I'm also uncomfortable with the suggestion that FACMAC members would be biased because of their kids' school situation. Sure, we advocate for our kids when that's our job, but when we're tapped to advocate for ALL kids in SPS, I trust my fellow parents to do the best, unbiased job they can.
As long as JA can fill the allotted middle school seats its not an issue whether its an option school or not. Its taking pressure off of the quadrant as a whole. The data from this year's 6th grade cohort seems to support that this is perfectly possible.
Ben
The District doesn't seem to have a plan for accommodating the K-5 kids who would decide not to follow Jane Addams to Pinehurst, or who wouldn't chose JA is future years. The neighborhood elementaries around JA are full.
http://district.seattleschools.org/modules/groups/homepagefiles/cms/1583136/File/Departmental%20Content/communications/strategic%20plan/SPS_Strategic_Plan_2008.pdf
"Enrollment has hovered
around 45,000 students during the last decade, although SPS’ demographers predict a
gradual decline over the next several years (due to a declining number of school-age
children in the city as a whole, not to a decrease in the District’s market share). Declining
enrollment led to school closures in the 1980s and in 2006."
-ABC
Ah! What a gem! There's Goodloe-Johnson making things up to suit her prepackaged, Ed Reform "Strategic Plan"! Goes to show what those from out of town (and have indicated no interest in getting to know our city), can really fudge things up - to put it mildly.
Now, I believe Mr. Banda is no MGJ (PTL!) He is stuck between a rock (DeBell/LEV/A4E and the downtownies) and a hard place (the proverbial great unwashed). His personal history is one I can relate to, so I still hold out hope he will grow those cajones and do the right thing.

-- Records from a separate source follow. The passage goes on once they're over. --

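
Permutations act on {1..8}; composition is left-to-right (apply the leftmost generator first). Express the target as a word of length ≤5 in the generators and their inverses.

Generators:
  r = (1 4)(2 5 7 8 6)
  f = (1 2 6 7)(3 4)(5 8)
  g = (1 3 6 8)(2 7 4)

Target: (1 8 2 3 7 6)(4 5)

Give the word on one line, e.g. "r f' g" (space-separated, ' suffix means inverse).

g r g' g'

  after g: (1 3 6 8)(2 7 4)
  after r: (1 3 2 8 4 5 7)
  after g': (2 6 3 4 5)(7 8)
  after g': (1 8 2 3 7 6)(4 5)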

I'm also surprised that I don't see mentioned that the current Kindergarten class at Pinehurst is DOUBLE what it was last year.
I think it is a sick irony that two schools that are NOT contributing to the overcrowding of the Eckstein middle school are paying the price when we would be happy to just absorb some of the crowd. Personally I chose Pinehurst BECAUSE of the K-8 and at the time I lived near it. Now I'm there for community and friends that our family has made with people at the school.
I'm surprised nobody has mentioned the homeschooling option...that is what I would be tempted to do if they displace us like they did Summit.
My family came from the South end to the North end recently and have spoken to the board before over the district changes (we were <1m from a school yet assigned to another & had to bus)...guess it's time to practice my loud voice.